In a press interview, Zaha said: “My father took us to visit the Sumerian cities, and we went with a boat made of reed sheaves. The beauty of the landscape there, of ruins, buildings, sand, water, birds, and people, has been engraved in my memory since that moment,”.
Zaha’s has held many international exhibitions of her artworks, including architectural designs, drawings, and paintings.

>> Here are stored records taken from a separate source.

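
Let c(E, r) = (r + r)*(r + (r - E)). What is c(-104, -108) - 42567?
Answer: -18375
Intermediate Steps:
c(E, r) = 2*r*(-E + 2*r) (c(E, r) = (2*r)*(-E + 2*r) = 2*r*(-E + 2*r))
c(-104, -108) - 42567 = 2*(-108)*(-1*(-104) + 2*(-108)) - 42567 = 2*(-108)*(104 - 216) - 42567 = 2*(-108)*(-112) - 42567 = 24192 - 42567 = -18375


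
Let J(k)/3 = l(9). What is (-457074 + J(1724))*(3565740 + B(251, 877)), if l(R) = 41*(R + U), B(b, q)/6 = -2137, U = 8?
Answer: -1616517290394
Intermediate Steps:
B(b, q) = -12822 (B(b, q) = 6*(-2137) = -12822)
l(R) = 328 + 41*R (l(R) = 41*(R + 8) = 41*(8 + R) = 328 + 41*R)
J(k) = 2091 (J(k) = 3*(328 + 41*9) = 3*(328 + 369) = 3*697 = 2091)
(-457074 + J(1724))*(3565740 + B(251, 877)) = (-457074 + 2091)*(3565740 - 12822) = -454983*3552918 = -1616517290394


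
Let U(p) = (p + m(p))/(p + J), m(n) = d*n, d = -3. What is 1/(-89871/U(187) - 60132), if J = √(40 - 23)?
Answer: -6946489/105113609164 - 329527*√17/315340827492 ≈ -7.0394e-5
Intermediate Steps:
m(n) = -3*n
J = √17 ≈ 4.1231
U(p) = -2*p/(p + √17) (U(p) = (p - 3*p)/(p + √17) = (-2*p)/(p + √17) = -2*p/(p + √17))
1/(-89871/U(187) - 60132) = 1/(-(-89871/2 - 89871*√17/374) - 60132) = 1/(-89871*(-½ - √17/374) - 60132) = 1/((89871/2 + 89871*√17/374) - 60132) = 1/(-30393/2 + 89871*√17/374)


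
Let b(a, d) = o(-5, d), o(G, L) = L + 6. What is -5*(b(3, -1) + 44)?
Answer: -245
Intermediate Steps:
o(G, L) = 6 + L
b(a, d) = 6 + d
-5*(b(3, -1) + 44) = -5*((6 - 1) + 44) = -5*(5 + 44) = -5*49 = -245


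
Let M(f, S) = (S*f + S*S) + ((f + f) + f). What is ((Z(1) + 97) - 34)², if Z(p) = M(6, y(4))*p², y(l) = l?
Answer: 14641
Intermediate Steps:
M(f, S) = S² + 3*f + S*f (M(f, S) = (S*f + S²) + (2*f + f) = (S² + S*f) + 3*f = S² + 3*f + S*f)
Z(p) = 58*p² (Z(p) = (4² + 3*6 + 4*6)*p² = (16 + 18 + 24)*p² = 58*p²)
((Z(1) + 97) - 34)² = ((58*1² + 97) - 34)² = ((58*1 + 97) - 34)² = ((58 + 97) - 34)² = (155 - 34)² = 121² = 14641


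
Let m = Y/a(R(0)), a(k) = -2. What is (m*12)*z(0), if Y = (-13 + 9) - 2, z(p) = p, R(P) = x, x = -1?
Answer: 0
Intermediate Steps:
R(P) = -1
Y = -6 (Y = -4 - 2 = -6)
m = 3 (m = -6/(-2) = -6*(-½) = 3)
(m*12)*z(0) = (3*12)*0 = 36*0 = 0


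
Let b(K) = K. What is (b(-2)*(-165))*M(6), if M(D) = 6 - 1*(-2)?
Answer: 2640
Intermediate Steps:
M(D) = 8 (M(D) = 6 + 2 = 8)
(b(-2)*(-165))*M(6) = -2*(-165)*8 = 330*8 = 2640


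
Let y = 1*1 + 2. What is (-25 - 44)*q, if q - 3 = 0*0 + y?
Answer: -414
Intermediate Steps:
y = 3 (y = 1 + 2 = 3)
q = 6 (q = 3 + (0*0 + 3) = 3 + (0 + 3) = 3 + 3 = 6)
(-25 - 44)*q = (-25 - 44)*6 = -69*6 = -414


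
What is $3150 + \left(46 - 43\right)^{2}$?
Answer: $3159$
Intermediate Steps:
$3150 + \left(46 - 43\right)^{2} = 3150 + 3^{2} = 3150 + 9 = 3159$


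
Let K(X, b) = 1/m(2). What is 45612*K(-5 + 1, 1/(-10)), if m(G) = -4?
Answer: -11403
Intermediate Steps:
K(X, b) = -1/4 (K(X, b) = 1/(-4) = -1/4)
45612*K(-5 + 1, 1/(-10)) = 45612*(-1/4) = -11403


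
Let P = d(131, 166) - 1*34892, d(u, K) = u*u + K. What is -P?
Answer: 17565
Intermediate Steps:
d(u, K) = K + u**2 (d(u, K) = u**2 + K = K + u**2)
P = -17565 (P = (166 + 131**2) - 1*34892 = (166 + 17161) - 34892 = 17327 - 34892 = -17565)
-P = -1*(-17565) = 17565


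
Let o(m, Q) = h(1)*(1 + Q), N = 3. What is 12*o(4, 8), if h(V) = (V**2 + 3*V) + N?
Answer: 756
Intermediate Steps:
h(V) = 3 + V**2 + 3*V (h(V) = (V**2 + 3*V) + 3 = 3 + V**2 + 3*V)
o(m, Q) = 7 + 7*Q (o(m, Q) = (3 + 1**2 + 3*1)*(1 + Q) = (3 + 1 + 3)*(1 + Q) = 7*(1 + Q) = 7 + 7*Q)
12*o(4, 8) = 12*(7 + 7*8) = 12*(7 + 56) = 12*63 = 756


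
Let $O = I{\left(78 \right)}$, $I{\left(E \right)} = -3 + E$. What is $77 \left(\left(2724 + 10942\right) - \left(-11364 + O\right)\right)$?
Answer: $1921535$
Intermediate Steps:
$O = 75$ ($O = -3 + 78 = 75$)
$77 \left(\left(2724 + 10942\right) - \left(-11364 + O\right)\right) = 77 \left(\left(2724 + 10942\right) - \left(-11364 + 75\right)\right) = 77 \left(13666 - -11289\right) = 77 \left(13666 + 11289\right) = 77 \cdot 24955 = 1921535$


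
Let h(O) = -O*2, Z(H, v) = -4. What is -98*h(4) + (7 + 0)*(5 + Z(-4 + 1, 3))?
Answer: 791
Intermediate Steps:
h(O) = -2*O
-98*h(4) + (7 + 0)*(5 + Z(-4 + 1, 3)) = -(-196)*4 + (7 + 0)*(5 - 4) = -98*(-8) + 7*1 = 784 + 7 = 791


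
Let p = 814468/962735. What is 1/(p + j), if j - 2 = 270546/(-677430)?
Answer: 21739519035/53188403201 ≈ 0.40873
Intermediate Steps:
p = 814468/962735 (p = 814468*(1/962735) = 814468/962735 ≈ 0.84599)
j = 180719/112905 (j = 2 + 270546/(-677430) = 2 + 270546*(-1/677430) = 2 - 45091/112905 = 180719/112905 ≈ 1.6006)
1/(p + j) = 1/(814468/962735 + 180719/112905) = 1/(53188403201/21739519035) = 21739519035/53188403201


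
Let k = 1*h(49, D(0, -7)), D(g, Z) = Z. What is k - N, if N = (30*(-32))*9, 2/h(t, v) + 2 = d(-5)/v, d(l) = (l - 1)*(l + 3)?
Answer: 112313/13 ≈ 8639.5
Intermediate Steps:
d(l) = (-1 + l)*(3 + l)
h(t, v) = 2/(-2 + 12/v) (h(t, v) = 2/(-2 + (-3 + (-5)**2 + 2*(-5))/v) = 2/(-2 + (-3 + 25 - 10)/v) = 2/(-2 + 12/v))
k = -7/13 (k = 1*(-1*(-7)/(-6 - 7)) = 1*(-1*(-7)/(-13)) = 1*(-1*(-7)*(-1/13)) = 1*(-7/13) = -7/13 ≈ -0.53846)
N = -8640 (N = -960*9 = -8640)
k - N = -7/13 - 1*(-8640) = -7/13 + 8640 = 112313/13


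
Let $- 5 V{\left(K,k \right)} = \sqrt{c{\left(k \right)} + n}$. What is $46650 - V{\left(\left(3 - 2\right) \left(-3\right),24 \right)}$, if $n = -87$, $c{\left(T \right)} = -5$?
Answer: $46650 + \frac{2 i \sqrt{23}}{5} \approx 46650.0 + 1.9183 i$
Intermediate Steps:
$V{\left(K,k \right)} = - \frac{2 i \sqrt{23}}{5}$ ($V{\left(K,k \right)} = - \frac{\sqrt{-5 - 87}}{5} = - \frac{\sqrt{-92}}{5} = - \frac{2 i \sqrt{23}}{5}$)
$46650 - V{\left(\left(3 - 2\right) \left(-3\right),24 \right)} = 46650 - - \frac{2 i \sqrt{23}}{5} = 46650 + \frac{2 i \sqrt{23}}{5}$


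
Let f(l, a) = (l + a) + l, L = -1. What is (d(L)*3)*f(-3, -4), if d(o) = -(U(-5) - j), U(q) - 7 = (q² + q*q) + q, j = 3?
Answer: 1470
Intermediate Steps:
U(q) = 7 + q + 2*q² (U(q) = 7 + ((q² + q*q) + q) = 7 + ((q² + q²) + q) = 7 + (2*q² + q) = 7 + (q + 2*q²) = 7 + q + 2*q²)
f(l, a) = a + 2*l (f(l, a) = (a + l) + l = a + 2*l)
d(o) = -49 (d(o) = -((7 - 5 + 2*(-5)²) - 1*3) = -((7 - 5 + 2*25) - 3) = -((7 - 5 + 50) - 3) = -(52 - 3) = -1*49 = -49)
(d(L)*3)*f(-3, -4) = (-49*3)*(-4 + 2*(-3)) = -147*(-4 - 6) = -147*(-10) = 1470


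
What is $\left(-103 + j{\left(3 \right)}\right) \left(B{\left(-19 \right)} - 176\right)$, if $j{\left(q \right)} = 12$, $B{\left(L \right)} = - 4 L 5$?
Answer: $-18564$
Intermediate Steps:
$B{\left(L \right)} = - 20 L$
$\left(-103 + j{\left(3 \right)}\right) \left(B{\left(-19 \right)} - 176\right) = \left(-103 + 12\right) \left(\left(-20\right) \left(-19\right) - 176\right) = - 91 \left(380 - 176\right) = \left(-91\right) 204 = -18564$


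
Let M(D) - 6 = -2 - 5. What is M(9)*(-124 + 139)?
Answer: -15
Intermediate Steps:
M(D) = -1 (M(D) = 6 + (-2 - 5) = 6 - 7 = -1)
M(9)*(-124 + 139) = -(-124 + 139) = -1*15 = -15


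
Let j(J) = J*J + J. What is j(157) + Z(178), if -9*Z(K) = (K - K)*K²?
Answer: 24806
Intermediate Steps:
Z(K) = 0 (Z(K) = -(K - K)*K²/9 = -0*K² = -⅑*0 = 0)
j(J) = J + J² (j(J) = J² + J = J + J²)
j(157) + Z(178) = 157*(1 + 157) + 0 = 157*158 + 0 = 24806 + 0 = 24806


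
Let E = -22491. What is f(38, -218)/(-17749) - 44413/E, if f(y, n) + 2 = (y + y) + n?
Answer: 791525041/399192759 ≈ 1.9828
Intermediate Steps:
f(y, n) = -2 + n + 2*y (f(y, n) = -2 + ((y + y) + n) = -2 + (2*y + n) = -2 + (n + 2*y) = -2 + n + 2*y)
f(38, -218)/(-17749) - 44413/E = (-2 - 218 + 2*38)/(-17749) - 44413/(-22491) = (-2 - 218 + 76)*(-1/17749) - 44413*(-1/22491) = -144*(-1/17749) + 44413/22491 = 144/17749 + 44413/22491 = 791525041/399192759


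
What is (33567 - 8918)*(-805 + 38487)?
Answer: 928823618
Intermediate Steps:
(33567 - 8918)*(-805 + 38487) = 24649*37682 = 928823618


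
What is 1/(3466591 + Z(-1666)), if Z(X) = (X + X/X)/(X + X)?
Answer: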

She started it with a major exhibition at the Architectural Association in London in 1983.
She also held a group of other large exhibitions at the Guggenheim Museum in New York in 1978, the Ga Gallery in Tokyo in 1985, the Museum of Modern Art in New York in 1988, the Graduate Department of Design at Harvard University in 1994, and the waiting room at the Grand Central Station in New York in 1995.
Her artwork and architectural designs are part of permanent exhibitions at the Museum of Modern Art in New York and the Museum of German Architecture in Frankfurt.
Zaha’s architectural designs were radical, meaning they went beyond the ordinary, as they were characterized by the flow and roundness that came from her old conviction that there is no place for the right angle in architecture.
It is mentioned in her biographical records that she was influenced by the works of the architect Oscar Niemeyer, especially his sense of space and his treatment of it as an entity in a tangible place.
The work of this architect inspired her and encouraged her to create her style based on fluidity in all forms and the use of spaces between them.
Her works were characterized by deconstructiveness and the appearance of the building as if defying gravity as it consisted of flying roofs and arches, emphasizing the dynamism of the formation.
So her work has been called “Dynamic Abstraction” which sounds like a style drawn from another planet rather than our own.
Zaha Hadid in Media’s Eyes
“Zaha Hadid is the queen of curves who freed architectural lines from their constraints and molds and subsequently gave her a new identity to express herself as they resolved to her” – The UK Guardian newspaper.
“Entering in a building designed by Zaha Hadid is like entering an oyster shell” – The New York Times.
“There is no doubt that her architectural achievement made uncertainty an art in its own right” – The New York Times (in another article about it).
“Zaha Hadid is a planet in its own orbit” Elia Zinglis, professor at the College of Architects, London.